I thought I'd start off the Christmas cookie talk with my number one, very favorite Christmas cookie of all time: rugelach. Rugelach is a flaky pastry filled with walnuts and cinnamon sugar, and if you've never had it, you are really missing out. The nuttiness of the walnuts, the sweet spiciness of the cinnamon sugar, and the buttery pastry are such a delicious combination. These cookies keep for a long time stored in an airtight container at room temperature, and both the raw dough and the baked cookies freeze very well, making them ideal for preparing ahead of the Christmas baking rush.
Some versions of rugelach call for raisins, chocolate, or raspberry or apricot preserves. I prefer a simple version with just nuts and cinnamon sugar. If you're not a fan of walnuts or you just want something different, try using almonds, pecans, or cashews instead; I think those would be delicious substitutions.

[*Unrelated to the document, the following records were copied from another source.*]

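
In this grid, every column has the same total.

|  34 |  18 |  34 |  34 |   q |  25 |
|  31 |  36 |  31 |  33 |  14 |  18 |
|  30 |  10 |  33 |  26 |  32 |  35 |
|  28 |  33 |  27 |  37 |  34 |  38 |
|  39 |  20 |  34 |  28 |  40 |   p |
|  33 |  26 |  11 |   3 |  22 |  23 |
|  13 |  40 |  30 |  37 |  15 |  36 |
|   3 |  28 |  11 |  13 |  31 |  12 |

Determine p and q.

p = 24, q = 23

Columns 3 and 4 both add up to 211, so every column sums to 211.
Column 6: 25 + 18 + 35 + 38 + 23 + 36 + 12 = 187, so the missing entry is 211 − 187 = 24.
Column 5: 14 + 32 + 34 + 40 + 22 + 15 + 31 = 188, so the missing entry is 211 − 188 = 23.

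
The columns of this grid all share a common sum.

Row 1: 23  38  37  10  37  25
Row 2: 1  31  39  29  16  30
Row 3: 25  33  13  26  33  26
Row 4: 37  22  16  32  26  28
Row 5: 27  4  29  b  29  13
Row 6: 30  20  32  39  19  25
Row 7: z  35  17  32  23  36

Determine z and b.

z = 40, b = 15

Column 2 sums to 183 and so does column 6; that's the common total.
In column 1 the known cells total 143, leaving 183 − 143 = 40.
In column 4 the known cells total 168, leaving 183 − 168 = 15.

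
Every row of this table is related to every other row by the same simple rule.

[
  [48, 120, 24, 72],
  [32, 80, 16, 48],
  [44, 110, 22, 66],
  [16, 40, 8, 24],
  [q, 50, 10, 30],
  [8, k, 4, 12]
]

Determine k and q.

Each row is a constant multiple of every other row — this is a multiplication table with the headers hidden.
Row 6 is 12/72 = 1/6 times row 1, so its entry in column 2 is 120 × 1/6 = 20.
Row 5 is 30/72 = 5/12 times row 1, so its entry in column 1 is 48 × 5/12 = 20.

k = 20, q = 20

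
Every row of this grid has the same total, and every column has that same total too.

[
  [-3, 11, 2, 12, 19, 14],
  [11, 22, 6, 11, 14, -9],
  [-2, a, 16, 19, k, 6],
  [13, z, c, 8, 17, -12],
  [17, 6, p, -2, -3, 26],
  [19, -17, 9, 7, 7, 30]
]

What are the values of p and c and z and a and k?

p = 11, c = 11, z = 18, a = 15, k = 1

Rows 1 and 2 both sum to 55, so that's the common total.
The known cells in column 5 total 54, leaving 55 − 54 = 1 for the blank.
The known cells in row 3 total 40, leaving 55 − 40 = 15 for the blank.
The known cells in column 2 total 37, leaving 55 − 37 = 18 for the blank.
The known cells in row 5 total 44, leaving 55 − 44 = 11 for the blank.
The known cells in row 4 total 44, leaving 55 − 44 = 11 for the blank.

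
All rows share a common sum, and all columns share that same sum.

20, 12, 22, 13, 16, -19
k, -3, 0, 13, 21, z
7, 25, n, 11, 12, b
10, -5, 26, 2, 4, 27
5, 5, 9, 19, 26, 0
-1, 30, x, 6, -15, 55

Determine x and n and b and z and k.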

slightly adapted from Allrecipes
2 cups unbleached all-purpose flour
1/4 teaspoon salt
1 cup unsalted butter
1 8-ounce package cream cheese
1/3 cup sour cream
1/2 cup granulated sugar
1 tablespoon ground cinnamon
1 cup finely chopped walnuts
1. Cut cold butter and cream cheese into bits. In a food processor, pulse flour, salt, butter and cream cheese, and sour cream until crumbly.
2. Shape crumbly mixture into 4 equal-sized discs. Wrap each disc and chill for 2 hours, or up to 2 days.
3. Combine sugar, cinnamon, and walnuts in a bowl.
4. Roll each disc into a 9-inch round, keeping the other discs chilled until ready to use. Sprinkle the rolled disc with the walnut mixture, pressing lightly into the dough.
5. Using a chef's knife or pizza cutter, cut each round into 12 wedges. Roll wedges from wide to narrow, ending with a point. Place on ungreased baking sheets and chill for 20 minutes before baking.
6. After chilling, bake at 350 degrees for 22 minutes until lightly golden. Cool on wire racks.